Vers un coupe-choux moderne

Certaines sources parlent de 1680 pour le premier coupe-choux proche de ce que nous utilisons aujourd’hui. Mais c’est surtout en 1740 que tout bascule. Benjamin Huntsman, célèbre métallurgiste, invente un nouveau mode de production de l’acier : l’acier au creuset ou acier fondu (cast steel). Cette nouvelle technique permettait d’obtenir des aciers d’une grande homogénéité et d’une grande dureté, idéals pour la fabrication d’outils tranchants, dont les rasoirs bien sûr. Quand cet acier fit son apparition sur le marché, les couteliers de Sheffield trouvèrent son travail bien trop dur, il abîmait les machines et prenait trop de temps à travailler. Ils refusèrent donc d’utiliser cet acier pour les rasoirs… au profit des Français, qui voyaient là une belle opportunité d’évolution technologique, et une belle perspective économique en dépassant leurs rivaux de Sheffield.

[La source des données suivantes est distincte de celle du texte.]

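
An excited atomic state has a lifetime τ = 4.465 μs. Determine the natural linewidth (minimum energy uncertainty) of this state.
73.708 peV

Using the energy-time uncertainty principle:
ΔEΔt ≥ ℏ/2

The lifetime τ represents the time uncertainty Δt.
The natural linewidth (minimum energy uncertainty) is:

ΔE = ℏ/(2τ)
ΔE = (1.055e-34 J·s) / (2 × 4.465e-06 s)
ΔE = 1.181e-29 J = 73.708 peV

This natural linewidth limits the precision of spectroscopic measurements.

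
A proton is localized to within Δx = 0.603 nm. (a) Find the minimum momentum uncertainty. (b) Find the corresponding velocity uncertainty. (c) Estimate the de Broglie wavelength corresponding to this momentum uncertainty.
(a) Δp_min = 8.744 × 10^-26 kg·m/s
(b) Δv_min = 52.279 m/s
(c) λ_dB = 7.578 nm

Step-by-step:

(a) From the uncertainty principle:
Δp_min = ℏ/(2Δx) = (1.055e-34 J·s)/(2 × 6.030e-10 m) = 8.744e-26 kg·m/s

(b) The velocity uncertainty:
Δv = Δp/m = (8.744e-26 kg·m/s)/(1.673e-27 kg) = 5.228e+01 m/s = 52.279 m/s

(c) The de Broglie wavelength for this momentum:
λ = h/p = (6.626e-34 J·s)/(8.744e-26 kg·m/s) = 7.578e-09 m = 7.578 nm

Note: The de Broglie wavelength is comparable to the localization size, as expected from wave-particle duality.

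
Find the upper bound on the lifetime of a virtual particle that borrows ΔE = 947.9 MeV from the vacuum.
3.472 × 10^-25 s

Using the energy-time uncertainty principle:
ΔEΔt ≥ ℏ/2

For a virtual particle borrowing energy ΔE, the maximum lifetime is:
Δt_max = ℏ/(2ΔE)

Converting energy:
ΔE = 947.9 MeV = 1.519e-10 J

Δt_max = (1.055e-34 J·s) / (2 × 1.519e-10 J)
Δt_max = 3.472e-25 s = 3.472 × 10^-25 s

Virtual particles with higher borrowed energy exist for shorter times.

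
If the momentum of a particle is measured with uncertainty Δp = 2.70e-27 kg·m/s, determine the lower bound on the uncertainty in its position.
19.529 nm

Using the Heisenberg uncertainty principle:
ΔxΔp ≥ ℏ/2

The minimum uncertainty in position is:
Δx_min = ℏ/(2Δp)
Δx_min = (1.055e-34 J·s) / (2 × 2.700e-27 kg·m/s)
Δx_min = 1.953e-08 m = 19.529 nm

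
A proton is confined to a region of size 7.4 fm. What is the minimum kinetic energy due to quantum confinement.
94.731 keV

Using the uncertainty principle:

1. Position uncertainty: Δx ≈ 7.400e-15 m
2. Minimum momentum uncertainty: Δp = ℏ/(2Δx) = 7.125e-21 kg·m/s
3. Minimum kinetic energy:
   KE = (Δp)²/(2m) = (7.125e-21)²/(2 × 1.673e-27 kg)
   KE = 1.518e-14 J = 94.731 keV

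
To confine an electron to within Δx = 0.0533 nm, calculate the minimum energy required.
3.353 eV

Localizing a particle requires giving it sufficient momentum uncertainty:

1. From uncertainty principle: Δp ≥ ℏ/(2Δx)
   Δp_min = (1.055e-34 J·s) / (2 × 5.330e-11 m)
   Δp_min = 9.893e-25 kg·m/s

2. This momentum uncertainty corresponds to kinetic energy:
   KE ≈ (Δp)²/(2m) = (9.893e-25)²/(2 × 9.109e-31 kg)
   KE = 5.372e-19 J = 3.353 eV

Tighter localization requires more energy.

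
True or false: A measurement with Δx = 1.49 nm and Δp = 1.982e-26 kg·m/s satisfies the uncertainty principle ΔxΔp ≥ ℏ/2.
No, it violates the uncertainty principle (impossible measurement).

Calculate the product ΔxΔp:
ΔxΔp = (1.490e-09 m) × (1.982e-26 kg·m/s)
ΔxΔp = 2.953e-35 J·s

Compare to the minimum allowed value ℏ/2:
ℏ/2 = 5.273e-35 J·s

Since ΔxΔp = 2.953e-35 J·s < 5.273e-35 J·s = ℏ/2,
the measurement violates the uncertainty principle.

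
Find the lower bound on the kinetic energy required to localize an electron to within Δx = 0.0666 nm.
2.147 eV

Localizing a particle requires giving it sufficient momentum uncertainty:

1. From uncertainty principle: Δp ≥ ℏ/(2Δx)
   Δp_min = (1.055e-34 J·s) / (2 × 6.660e-11 m)
   Δp_min = 7.917e-25 kg·m/s

2. This momentum uncertainty corresponds to kinetic energy:
   KE ≈ (Δp)²/(2m) = (7.917e-25)²/(2 × 9.109e-31 kg)
   KE = 3.441e-19 J = 2.147 eV

Tighter localization requires more energy.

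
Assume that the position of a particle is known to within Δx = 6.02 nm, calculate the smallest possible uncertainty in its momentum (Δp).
8.759 × 10^-27 kg·m/s

Using the Heisenberg uncertainty principle:
ΔxΔp ≥ ℏ/2

The minimum uncertainty in momentum is:
Δp_min = ℏ/(2Δx)
Δp_min = (1.055e-34 J·s) / (2 × 6.020e-09 m)
Δp_min = 8.759e-27 kg·m/s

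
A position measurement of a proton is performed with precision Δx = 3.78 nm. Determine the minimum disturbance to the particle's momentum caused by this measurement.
1.395 × 10^-26 kg·m/s

The uncertainty principle implies that measuring position disturbs momentum:
ΔxΔp ≥ ℏ/2

When we measure position with precision Δx, we necessarily introduce a momentum uncertainty:
Δp ≥ ℏ/(2Δx)
Δp_min = (1.055e-34 J·s) / (2 × 3.780e-09 m)
Δp_min = 1.395e-26 kg·m/s

The more precisely we measure position, the greater the momentum disturbance.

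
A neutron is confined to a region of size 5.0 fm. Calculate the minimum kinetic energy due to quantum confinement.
207.212 keV

Using the uncertainty principle:

1. Position uncertainty: Δx ≈ 5.000e-15 m
2. Minimum momentum uncertainty: Δp = ℏ/(2Δx) = 1.055e-20 kg·m/s
3. Minimum kinetic energy:
   KE = (Δp)²/(2m) = (1.055e-20)²/(2 × 1.675e-27 kg)
   KE = 3.320e-14 J = 207.212 keV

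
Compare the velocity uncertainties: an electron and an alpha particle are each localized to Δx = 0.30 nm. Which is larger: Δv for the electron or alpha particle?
The electron has the larger minimum velocity uncertainty, by a ratio of 7294.3.

For both particles, Δp_min = ℏ/(2Δx) = 1.758e-25 kg·m/s (same for both).

The velocity uncertainty is Δv = Δp/m:
- electron: Δv = 1.758e-25 / 9.109e-31 = 1.929e+05 m/s = 192.946 km/s
- alpha particle: Δv = 1.758e-25 / 6.645e-27 = 2.645e+01 m/s = 26.452 m/s

Ratio: 1.929e+05 / 2.645e+01 = 7294.3

The lighter particle has larger velocity uncertainty because Δv ∝ 1/m.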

Bien leur en a pris, car les productions françaises se vendirent de mieux en mieux sur les marchés internationaux, au point d’inquiéter les couteliers anglais. Ceux-ci n’avaient guère plus de choix que d’accepter de faire de grands investissements pour se mettre à la page. La compétitivité industrielle était en marche ! Les anglais créèrent quelques années plus tard le “Sheffield Silver Steel”, qui bien que ne contenant pas d’argent, donnait aux lames un aspect beaucoup plus beau et brillant.

Les lames auparavant fines et pointues se mirent à s’élargir petit à petit, mais elles n’avaient pas encore de crochet. Le dos s’épaissit, mais la ligne du tranchant se confondait encore avec la soie une fois arrivé au talon. Comme nous l’avons vu précédemment, les perruquiers avaient besoin de rasoirs plus larges et la production a suivi. Les nez des rasoirs étaient presque toujours droits, mais la fin du XVIIIe siècle voit l’arrivée des différentes variantes que l’on connaît encore aujourd’hui, la plus marquante étant le nez “Barber’s Notch”. Au tournant du siècle, une entablure commence à apparaître, marquant de mieux en mieux un écart au talon entre le tranchant et la soie. Le partie opérationnelle du rasoir commence alors à bien se dissocier du reste du rasoir. Les utilisateurs individuels ont vu le développement d’un ergot vers 1815, puis d’un véritable crochet dépassant du rasoir fermé.

Autour de 1820 sont développés en France les premiers rasoirs à lame de rechange et les premiers rasoirs à baguette. Visuellement très proches, ils marquent une belle révolution dans la fabrication des coupe-choux. On peut dire que les rasoirs à lame rapportée (les fameux framebacks) sont un peu les ancêtres de la shavette moderne !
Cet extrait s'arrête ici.